The version at the Guardian was:

"You are not welcome here," one Palestinian shouted as she entered the mosque. "Why are you hassling our Muslims? How dare you come in here?"

The New York Times not only reports it, it explains it:

"You are not welcome here!" shouted a protester near the Dome of the Rock. "Why are you hassling our Muslims?" She apparently was referring to the mistreatment of prisoners at Guantanamo Bay, Cuba, and in Afghanistan.

Evidently, Steven Erlanger of the "Times" is a mind-reader. Reuters had essentially the same quote, adding another line:

A Palestinian worshipper cried out at her: "You are not welcome here. Why are you hassling our Muslims? How dare you come in here?"

Here's how AP heard it:

As she left the mosque, one heckler yelled, "How dare you come in here?" and "Why do you hassle our Muslims?"

But the Guardian said that was shouted when Laura Bush was entering the mosque. They both hardly can be right.

Presumably these quotes all were translated by people other than the writers of the stories. The staff covering Laura Bush's visit seems to be drawn largely from the U.S.-based press corps (AP's Nedra Pickler, for instance; one of my favorite names in modern journalism).

The BBC, however, picked up a quote that was in none of the above articles:

"How dare you come here! Why is your husband killing Muslims?", one shouted.

The Washington Post has the same quote, and puts it in the context of Laura Bush's visit into the Mosque -- so other reporters presumably would have heard it, too -- A Palestinian worshiper shouted at the first lady: "How dare you come in here! Why your husband kill Muslim?" The Chicago Tribune version of the story makes clear that this, in contrast to the BBC's version, was shouted in fractured English: "Near the Dome of the Rock shrine in Jerusalem's walled Old City, about two dozen Palestinians gathered around Laura Bush's entourage, and one shouted in English: 'How dare you come in here! Why your husband kill Muslims?' "

Odd stuff. But perhaps none so odd as the version from AFP, the French-based agency, which finds a group of protesters shouting "Death to America" as the first lady enters the mosque (a detail that interests me).

The most amazing thing about the AFP story, however, is the way the editors stacked it up. Most of the stories mentioned that Laura Bush was greeted by both Israeli and Palestinian hecklers. The European press seemed to go to some length to emphasize the Israeli critics, the Americans the Palestinian ones. But AFP -- and remember, this is the only source reporting "death to America," calls this only "slightly more hostile" than the Israelis holding up pictures of Jonathan Pollard and demanding that he be freed.

Among the bystanders, dozens of young women waved photographs of Jonathan Pollard, a Jewish American who was jailed for life in 1987 in the United States on charges of spying for Israel.

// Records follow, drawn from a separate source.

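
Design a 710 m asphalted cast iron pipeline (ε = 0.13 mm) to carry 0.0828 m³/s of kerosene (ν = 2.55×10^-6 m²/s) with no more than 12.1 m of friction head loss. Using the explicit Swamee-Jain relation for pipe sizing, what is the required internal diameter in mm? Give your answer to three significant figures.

Swamee-Jain (Type III): D = 0.66·[ε^1.25·(LQ²/(gh_f))^4.75 + ν·Q^9.4·(L/(gh_f))^5.2]^0.04
LQ²/(gh_f) = 0.04101; L/(gh_f) = 5.981
Term 1 = ε^1.25·(…)^4.75 = 3.58×10^-12; Term 2 = ν·Q^9.4·(…)^5.2 = 1.89×10^-12
D = 0.66·(3.58×10^-12 + 1.89×10^-12)^0.04 = 0.2339 m = 234 mm
Check: V = 1.93 m/s, Re = 1.77×10^5, f = 0.01943, h_f = 11.2 m ≈ 12.1 m ✓

D ≈ 234 mm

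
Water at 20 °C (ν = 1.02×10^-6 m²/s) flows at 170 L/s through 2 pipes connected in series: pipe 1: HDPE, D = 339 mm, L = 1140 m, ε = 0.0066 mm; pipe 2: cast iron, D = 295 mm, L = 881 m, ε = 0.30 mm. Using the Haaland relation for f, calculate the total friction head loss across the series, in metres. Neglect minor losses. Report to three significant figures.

Pipe 1: V = 1.883 m/s, Re = 6.26×10^5, ε/D = 1.95×10^-5, f = 0.01282, h_1 = f(L/D)V²/2g = 7.796 m
Pipe 2: V = 2.487 m/s, Re = 7.19×10^5, ε/D = 0.00102, f = 0.02012, h_2 = f(L/D)V²/2g = 18.94 m
Series → Q common, losses add: H = Σh = 26.74 m

H ≈ 26.7 m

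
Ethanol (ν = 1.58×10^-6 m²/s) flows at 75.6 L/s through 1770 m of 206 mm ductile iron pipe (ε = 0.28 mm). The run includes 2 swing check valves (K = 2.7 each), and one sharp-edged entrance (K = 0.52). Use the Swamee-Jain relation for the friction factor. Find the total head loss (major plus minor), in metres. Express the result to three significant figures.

H_L ≈ 51.4 m

V = 4Q/(πD²) = 2.268 m/s; V²/2g = 0.2622 m
Re = 2.96×10^5, ε/D = 0.00136 → f = 0.02213 (Swamee-Jain)
Major: h_f = f(L/D)·V²/2g = 0.02213·8592·0.2622 = 49.87 m
Minor: ΣK = 5.92; h_m = ΣK·V²/2g = 1.552 m
Total H_L = 49.87 + 1.552 = 51.43 m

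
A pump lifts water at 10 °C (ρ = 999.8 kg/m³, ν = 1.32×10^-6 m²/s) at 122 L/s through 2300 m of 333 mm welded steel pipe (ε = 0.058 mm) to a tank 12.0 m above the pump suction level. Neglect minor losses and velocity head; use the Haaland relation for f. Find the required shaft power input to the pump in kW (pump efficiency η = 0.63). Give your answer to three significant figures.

V = 4Q/(πD²) = 1.401 m/s; Re = 3.53×10^5; ε/D = 1.74×10^-4; f = 0.01557
h_f = f(L/D)V²/2g = 10.75 m
Total head H = z + h_f = 12.0 + 10.75 = 22.75 m
P_hyd = ρgQH = 999.8·9.81·0.122·22.75 = 27.23 kW
P_shaft = P_hyd/η = 27.23/0.63 = 43.22 kW

P_shaft ≈ 43.2 kW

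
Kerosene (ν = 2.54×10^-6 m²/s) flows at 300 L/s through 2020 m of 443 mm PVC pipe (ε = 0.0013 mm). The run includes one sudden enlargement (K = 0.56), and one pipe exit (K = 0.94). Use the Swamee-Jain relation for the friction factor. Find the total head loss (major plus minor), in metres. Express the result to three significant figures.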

A slightly larger group of men, some of them symbolically handcuffed, also shouted slogans calling for Pollard's release.

At the Al-Aqsa mosque compound, the third holiest site in Islam which overlooks the Wailing Wall, the response to her visit was slightly more hostile, with a handful of protestors shouting "Death to America" as she entered the golden-topped Dome of the Rock.


I wonder what AFP would have considered a "much more hostile" reaction.